Highly dispersed chromium(III) molybdate powders obtained by solid phase synthesis

• Published in: Tonkie himičeskie tehnologii (Online) Vol. 19; no. 6; pp. 547 - 554
• Main Authors: Miroshnichenko, M. N., Kolosov, V. N.
• Format: Journal Article
• Language: English
• Published: MIREA - Russian Technological University 2025
• Subjects: chromium; molybdate; oxide; pores; powder; solid-phase synthesis; specific surface area
• ISSN: 2410-6593; 2686-7575
• DOI: 10.32362/2410-6593-2024-19-6-547-554

Objectives . To obtain highly dispersed powders of chromium(III) molybdate Cr 2 (MoO 4 ) 3 by solid phase synthesis and to study their porous structure. Methods . After stirring in water, a mixture of Cr 2 O 3 and MoO 3 oxide powders was dried in air and subjected to heat treatment in the temperature range of 600–800°C. After heat treatment, the products were identified by X-ray phase and sedimentation analysis. The specific surface area was measured using the Brunauer–Emmett–Teller static adsorption method. Porosity parameters were measured using the Barrett–Joyner–Halenda (BJH) method. Results . The Gibbs free energy ΔG of the reaction between chromium and molybdenum oxides was calculated and it was shown that the process is characterized by a significant negative value of ΔG. Concurrently, the Gibbs energy exhibits a relatively weak dependence on temperature.
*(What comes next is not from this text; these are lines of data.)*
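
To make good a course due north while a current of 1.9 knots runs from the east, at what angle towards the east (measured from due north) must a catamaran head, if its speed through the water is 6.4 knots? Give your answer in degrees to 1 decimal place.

17.3°

The current pushes perpendicular to the desired track; the heading must have a component into the current equal to 1.9 knots: 6.4 sin θ = 1.9.
sin θ = 0.2969, so θ = 17.270°.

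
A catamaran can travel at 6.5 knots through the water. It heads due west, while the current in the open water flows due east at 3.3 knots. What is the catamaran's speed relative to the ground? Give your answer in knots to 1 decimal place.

3.2 knots

Taking east as x and north as y: velocity relative to the water = (-6.500, 0.000) knots; the water relative to ground = (3.300, 0.000) knots.
Velocity relative to ground = (-6.500, 0.000) + (3.300, 0.000) = (-3.200, 0.000) knots.
Speed = |(-3.200, 0.000)| = 3.200 knots.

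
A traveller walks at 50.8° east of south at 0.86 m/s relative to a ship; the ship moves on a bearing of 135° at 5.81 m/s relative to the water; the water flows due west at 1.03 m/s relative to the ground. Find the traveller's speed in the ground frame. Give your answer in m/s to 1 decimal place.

6.0 m/s

In east/north components (m/s): traveller relative to ship = (0.666, -0.544); ship relative to water = (4.108, -4.108); water relative to ground = (-1.030, 0.000).
Sum = (3.745, -4.652) m/s.
Speed = |(3.745, -4.652)| = 5.972 m/s.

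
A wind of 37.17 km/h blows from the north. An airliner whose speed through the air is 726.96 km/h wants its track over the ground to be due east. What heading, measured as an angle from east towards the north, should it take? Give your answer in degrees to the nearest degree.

The wind pushes perpendicular to the desired track; the heading must have a component into the wind equal to 37.17 km/h: 726.96 sin θ = 37.17.
sin θ = 0.0511, so θ = 2.931°.

3°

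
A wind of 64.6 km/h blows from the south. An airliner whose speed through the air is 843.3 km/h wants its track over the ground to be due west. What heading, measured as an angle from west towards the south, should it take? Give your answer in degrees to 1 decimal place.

The wind pushes perpendicular to the desired track; the heading must have a component into the wind equal to 64.6 km/h: 843.3 sin θ = 64.6.
sin θ = 0.0766, so θ = 4.393°.

4.4°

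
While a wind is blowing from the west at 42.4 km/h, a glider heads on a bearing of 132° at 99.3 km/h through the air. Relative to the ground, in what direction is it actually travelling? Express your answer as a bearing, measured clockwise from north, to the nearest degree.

120°

Taking east as x and north as y: velocity relative to the air = (73.794, -66.445) km/h; the air relative to ground = (42.400, 0.000) km/h.
Velocity relative to ground = (73.794, -66.445) + (42.400, 0.000) = (116.194, -66.445) km/h.
Bearing = atan2(116.19, -66.44) = 119.76° clockwise from north.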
The highly dispersed chromium(III) molybdate powders with specific surface area of 15.3–29.7 m 2 ·g −1 obtained in this way were pure according to X-ray diffraction analysis. A study of the volume, diameter, and pore size distribution was conducted through the utilization of nitrogen adsorption–desorption isotherms in accordance with the BJH model. Conclusions . It was demonstrated that Cr 2 (MoO 4 ) 3 powders possess a mesoporous structure and are distinguished by a bimodal pore system comprising small pores with a diameter of 2–3 nm and larger pores with a diameter ranging from 15 to 30 nm.